It surprised me when I felt anxious after Dominic ran ahead to Heaven.
Not that the doorbell startled me, or that passing the place of the accident was hard nor that hearing motorcycles made my skin crawl.
But that every single day for many, many months anxiety crept up my backbone and made a knot in my neck.
It surprised me that I felt like I was literally going to explode. I would walk and walk and walk just to push the negative energy out of my body.
I was also surprised by what seemed to be random triggers-smells, sights, foods, voices, places-that could send me into a tailspin of rapid heartbeat, hurried breathing, sweaty palms and a feeling of abject terror.
I didn’t know it then, but my experience is common.
It shouldn’t be surprising, really.
We all operate in the world as if it is predictable, as if it follows rules. It’s how we stay sane.
If our minds perceived that most of what we experience has at least a small element of the random, we would sit frozen, terrified to move.
Who can live in a world where you never know what to expect?

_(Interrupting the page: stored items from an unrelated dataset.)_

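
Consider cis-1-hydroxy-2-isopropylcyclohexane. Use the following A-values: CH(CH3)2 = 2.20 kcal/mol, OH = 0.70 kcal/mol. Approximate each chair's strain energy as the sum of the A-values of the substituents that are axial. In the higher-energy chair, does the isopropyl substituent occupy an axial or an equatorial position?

C1 and C2 have opposite parity, so for the cis isomer the two substituents are one axial and one equatorial in each chair.
Chair I (isopropyl axial, hydroxyl equatorial): E = 2.20 kcal/mol.
Chair II (isopropyl equatorial, hydroxyl axial): E = 0.70 kcal/mol.
Chair I is the less stable (higher-energy) conformer, and in that chair the isopropyl group is axial.

axial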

When Dominic left this life suddenly, unexpectedly and without warning, my sense of safety and order was violated.
The illusion of control was stripped away. The grid through which I viewed the world was ripped to shreds. What I thought I knew about how things worked was proven unreliable.
Truth is, I never really had all that much control, but burying Dominic made that undeniably obvious.
This brutal disruption in worldview created a kind of internal panic.
I wasn’t conciously aware of it at the time because I was overwhelmed with sorrow and the pain of loss. But my mind was trying to wrap itself around a new understanding of how the world works.
I needed to learn to live in a world where I couldn’t predict outcomes, I couldn’t guarantee safety (even if I did everything “right”) and I couldn’t REALLY plan for tomorrow because tomorrow might very well never come.
I had to figure out how to get out of bed instead of cower under the covers. To get in the car instead of stay at home. To continue to love the people God gave me even though they may be taken any time.
Anxiety is an outward expression of the inward reality of this disruptive process. My body was screaming what my mind was silently sorting out.
As I have worked on incorporating my experience of losing a child into my worldview, the anxiety has decreased.
I don’t expect to ever live free of anxiety again-how can I when I know by experience what most people only imagine?
But I’m learning ways to deal with it when it rears its ugly head.